Wednesday, November 03, 2004
Hmmmmmmmmmmmmmmm
What does it say about a man who always wins, but just barely? Is he an habitual underachiever or a damn political election 'shark'?
I think the pool analogy fits: A pool shark can beat you handily in a straight up game, and some will do just that, but a true artist will string you along and miss selected shots, maybe even losing for part of the game, so that you continue to believe you are playing someone of similar calibre. Then they drop the hammer.
I'm beginning to think GW is droppin' hammers. And that my friends is a scary thought.
Monday, November 01, 2004
One Party System
Hell would freeze over before a republican was elected to office.
Folks would vote for a Democrat even if it was a yellow dog.

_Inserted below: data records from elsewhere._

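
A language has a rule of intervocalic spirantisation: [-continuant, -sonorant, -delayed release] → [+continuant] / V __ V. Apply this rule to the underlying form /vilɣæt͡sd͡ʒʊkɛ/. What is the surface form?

[vilɣæt͡sd͡ʒʊxɛ]

The only segment in the rule's environment that also matches [-continuant, -sonorant, -delayed release] is /k/. Applying [+continuant] turns the voiceless velar stop into /x/ (voiceless velar fricative), giving [vilɣæt͡sd͡ʒʊxɛ].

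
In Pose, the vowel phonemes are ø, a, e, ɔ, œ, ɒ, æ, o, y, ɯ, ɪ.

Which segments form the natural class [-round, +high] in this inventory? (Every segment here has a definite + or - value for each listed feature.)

First, the [-round] segments are /a, e, æ, ɯ, ɪ/.
Among these, [+high] leaves /ɯ, ɪ/.

ɯ, ɪ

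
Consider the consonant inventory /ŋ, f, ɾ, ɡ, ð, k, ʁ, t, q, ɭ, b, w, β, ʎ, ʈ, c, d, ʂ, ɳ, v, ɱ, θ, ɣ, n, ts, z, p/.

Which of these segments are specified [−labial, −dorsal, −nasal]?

ɾ, ð, t, ɭ, ʈ, d, ʂ, θ, ts, z

First, the [−labial] segments are /ŋ, ɾ, ɡ, ð, k, ʁ, t, q, ɭ, ʎ, ʈ, c, d, ʂ, ɳ, θ, ɣ, n, ts, z/.
Then [−dorsal] gives /ɾ, ð, t, ɭ, ʈ, d, ʂ, ɳ, θ, n, ts, z/.
Intersecting with [−nasal] leaves /ɾ, ð, t, ɭ, ʈ, d, ʂ, θ, ts, z/.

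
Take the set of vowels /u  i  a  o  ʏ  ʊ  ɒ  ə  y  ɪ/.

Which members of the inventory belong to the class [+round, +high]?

The [+round] segments are /u, o, ʏ, ʊ, ɒ, y/.
Among these, [+high] leaves /u, ʏ, ʊ, y/.

u, ʏ, ʊ, y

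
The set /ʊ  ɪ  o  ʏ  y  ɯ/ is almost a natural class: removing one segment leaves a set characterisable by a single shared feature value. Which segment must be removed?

o

The remaining segments after removing /o/ share [+high]; /o/ (mid back rounded tense vowel) is [-high]. For every other candidate removal, the leftover set fails to share any single feature value that the removed segment lacks.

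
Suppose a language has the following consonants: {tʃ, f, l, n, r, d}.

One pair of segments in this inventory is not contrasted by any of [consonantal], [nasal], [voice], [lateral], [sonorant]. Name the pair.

/tʃ/ (voiceless postalveolar affricate) and /f/ (voiceless labiodental fricative) are both [+consonantal], [−nasal], [−voice], [−lateral], [−sonorant], so none of the listed features separates them. (They do differ in [continuant], [labial] and [coronal], which are not among the given features.) Every other pair in the inventory differs on at least one listed feature.

tʃ, f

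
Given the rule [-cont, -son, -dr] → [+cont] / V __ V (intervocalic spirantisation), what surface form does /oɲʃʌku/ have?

[oɲʃʌxu]

The only segment in the rule's environment that also matches [-cont, -son, -dr] is /k/. Applying [+continuant] turns the voiceless velar stop into /x/ (voiceless velar fricative), giving [oɲʃʌxu].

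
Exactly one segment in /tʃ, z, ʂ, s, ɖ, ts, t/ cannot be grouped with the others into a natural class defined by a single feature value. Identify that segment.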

How did this reversal take place? Did the largely agrarian South suddenly start identifying with east coast yankee 'old money'? Hell, no. Those guys have hands like women. A good Godfearin' redneck would cringe to shake hands with one. Ick! makes me dry heave thinkin' about it....

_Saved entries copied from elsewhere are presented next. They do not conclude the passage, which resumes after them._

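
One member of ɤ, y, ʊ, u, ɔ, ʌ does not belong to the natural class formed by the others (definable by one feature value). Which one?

The remaining segments after removing /y/ share [+back]; /y/ (high front rounded tense vowel) is [-back]. For every other candidate removal, the leftover set fails to share any single feature value that the removed segment lacks.

y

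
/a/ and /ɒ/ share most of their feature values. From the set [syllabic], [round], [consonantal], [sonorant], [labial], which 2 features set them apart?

/a/ (low unrounded vowel) and /ɒ/ (low back rounded vowel) agree on [+syllabic], [−consonantal], [+sonorant]. They differ on [labial] (/a/ [−], /ɒ/ [+]), [round] (/a/ [−], /ɒ/ [+]).

[labial], [round]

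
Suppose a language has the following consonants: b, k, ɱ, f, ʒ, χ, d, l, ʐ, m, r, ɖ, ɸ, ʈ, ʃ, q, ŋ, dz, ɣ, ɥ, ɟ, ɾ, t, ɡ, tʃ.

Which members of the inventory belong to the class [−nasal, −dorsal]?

Checking each segment against [−nasal], [−dorsal]: /b/ (voiced bilabial stop), /f/ (voiceless labiodental fricative), /ʒ/ (voiced postalveolar fricative), /d/ (voiced alveolar stop), /l/ (alveolar lateral approximant), /ʐ/ (voiced retroflex fricative), among others, satisfy every feature; every other segment in the inventory fails at least one.

b, f, ʒ, d, l, ʐ, r, ɖ, ɸ, ʈ, ʃ, dz, ɾ, t, tʃ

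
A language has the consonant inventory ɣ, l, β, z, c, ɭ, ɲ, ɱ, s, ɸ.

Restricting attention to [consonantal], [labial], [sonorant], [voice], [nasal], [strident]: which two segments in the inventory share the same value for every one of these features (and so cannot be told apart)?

l, ɭ

On the given features, /l/ and /ɭ/ have an identical profile: [+consonantal], [−labial], [+sonorant], [+voice], [−nasal], [−strident]. No other two segments in the inventory coincide on all 6 features. (They do differ in [anterior], which is not among the given features.)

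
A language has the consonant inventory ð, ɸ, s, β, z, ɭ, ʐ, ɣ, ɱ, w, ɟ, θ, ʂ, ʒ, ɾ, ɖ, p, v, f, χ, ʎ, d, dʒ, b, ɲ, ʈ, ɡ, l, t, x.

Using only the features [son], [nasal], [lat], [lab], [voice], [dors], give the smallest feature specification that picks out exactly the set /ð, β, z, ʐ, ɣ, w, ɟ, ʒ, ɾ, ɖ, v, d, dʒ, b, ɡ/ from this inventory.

[+voice, -nasal, -lat]

/ð, β, z, ʐ, ɣ, w, ɟ, ʒ, ɾ, ɖ, v, d, dʒ, b, ɡ/ are all [+voice], [-nasal], [-lateral], and no other segment in the inventory matches all three values. Dropping any one of them over-generates: [-nasal, -lateral] alone would also admit /ɸ, s, θ, ʂ, …/; [+voice, -lateral] alone would also admit /ɱ, ɲ/; [+voice, -nasal] alone would also admit /ɭ, ʎ, l/. No other combination of two listed features picks out exactly this set either, so fewer than three features will not do.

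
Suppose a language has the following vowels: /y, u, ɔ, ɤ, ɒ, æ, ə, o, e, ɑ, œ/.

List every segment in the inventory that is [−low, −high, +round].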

Here's what played out, pay attention, this has a lot to do with today's political situation. JFK gave all the schools in the South to little colored children and then sent the 101'st airborne into the great state of Alabama to make the little white kids attend with them. Doesn't sound familiar does it. I have seen footage of US soldiers with bayonets fixed marching behind white children from their own sidewalk to the schoolhouse. This opened a very few eyes. But enough to shoot the sonofabitch that gave the order. Most thought they could take back the demoncratic party or at least influence it through the massive support it got from the South sorta the way black folk think they have a say in it now
During the 1968 demoncratic convention a bunch of flakes took over the demoncratic party and it became the standard bearer for every sissy, multiculturalist, dike, baby killer, hippie, druggy, relativist, artist, journalist, gun grabber, tree hugger, socialist, college professor, social deviant, retard, frenchman, idiotic utopian and commie ratbastard . Did I leave anyone out?

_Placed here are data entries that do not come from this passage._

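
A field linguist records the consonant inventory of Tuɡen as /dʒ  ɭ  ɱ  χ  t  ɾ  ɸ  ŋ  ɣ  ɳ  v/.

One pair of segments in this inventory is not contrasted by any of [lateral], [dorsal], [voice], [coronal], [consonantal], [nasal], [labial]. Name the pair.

dʒ, ɾ

On the given features, /dʒ/ and /ɾ/ have an identical profile: [−lateral], [−dorsal], [+voice], [+coronal], [+consonantal], [−nasal], [−labial]. No other two segments in the inventory coincide on all 7 features. (They do differ in [sonorant], [strident] and [anterior], which are not among the given features.)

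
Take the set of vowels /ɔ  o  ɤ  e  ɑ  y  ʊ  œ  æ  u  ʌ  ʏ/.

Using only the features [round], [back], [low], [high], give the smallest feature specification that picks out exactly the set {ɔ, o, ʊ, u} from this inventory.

/ɔ, o, ʊ, u/ are all [+back], [+round], and no other segment in the inventory matches both values. Dropping any one of them over-generates: [+round] alone would also admit /y, œ, ʏ/; [+back] alone would also admit /ɤ, ɑ, ʌ/. No other single listed feature picks out exactly this set either, so fewer than two features will not do.

[+back, +round]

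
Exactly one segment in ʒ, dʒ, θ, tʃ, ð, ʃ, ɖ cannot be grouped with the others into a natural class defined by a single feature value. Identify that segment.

The remaining segments after removing /ɖ/ share [+distributed]; /ɖ/ (voiced retroflex stop) is [-distributed]. For every other candidate removal, the leftover set fails to share any single feature value that the removed segment lacks.

ɖ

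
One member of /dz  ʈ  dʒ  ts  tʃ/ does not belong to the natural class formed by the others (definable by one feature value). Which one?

The remaining segments after removing /ʈ/ share [+delayed release]; /ʈ/ (voiceless retroflex stop) is [−delayed release]. For every other candidate removal, the leftover set fails to share any single feature value that the removed segment lacks.

ʈ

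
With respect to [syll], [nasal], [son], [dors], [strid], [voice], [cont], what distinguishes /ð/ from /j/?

[sonorant], [dorsal]

/ð/ is the voiced dental fricative and /j/ is the palatal glide. Both are [−syllabic], [−nasal], [−strident], [+voice], [+continuant]. /ð/ is [−sonorant] while /j/ is [+sonorant]; /ð/ is [−dorsal] while /j/ is [+dorsal], so the distinguishing features are [sonorant], [dorsal].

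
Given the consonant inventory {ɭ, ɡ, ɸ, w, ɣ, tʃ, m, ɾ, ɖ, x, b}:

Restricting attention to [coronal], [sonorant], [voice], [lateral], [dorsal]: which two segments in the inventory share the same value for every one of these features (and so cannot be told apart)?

/ɡ/ (voiced velar stop) and /ɣ/ (voiced velar fricative) are both [-coronal], [-sonorant], [+voice], [-lateral], [+dorsal], so none of the listed features separates them. (They do differ in [continuant], which is not among the given features.) Every other pair in the inventory differs on at least one listed feature.

ɡ, ɣ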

Political tradition was so ingrained in the South (Lincoln was a goddamned republican after all, and a unitarian!) that home folks didn't start throwing the dogs out for real until the Clintonista's took office and we were treated to fairies prancing on the Mall on national television.
Sadly, some folks hereabouts still don't get it. Were we to make them spend quality time with their voting peer group I daresay they would run for the hills screaming it was all a republican conspiracy.
Predictions anyone?
Fell free to prognosticate. Yes, lemmings may offer an opinions, also.
Sunday, October 31, 2004
Tastes Like Chicken.....
We all know RagHeadMilitants (hereinafter referred to as RHMs) don't eat pork. So obviously they wouldn't taste like pork. But, given you were a cannibal or starving, would they taste like chicken?
Could ya' even stand to eat one? 'Cause you gotta know they smell like ass.
Vote Lemmings
It is obvious that the most of 'em are highly intelligent folk with reasoning capacity out the wazoo, but the younglings are still striving to be fashionable. One highly respected fella puts this crap out and the rest stumble over themselves to agree.
'oooo! That sounds shocking and witty. I should think that, too.'
And so the bloggers fan out to spread this crap.
Never once have I seen the operative concept applied.
DUTY
It's your damn job to vote. Go do it. Get off your lazy ass, figure out which is the best, or the lesser of two evils, whichever barometer you decide matters and pull the lever.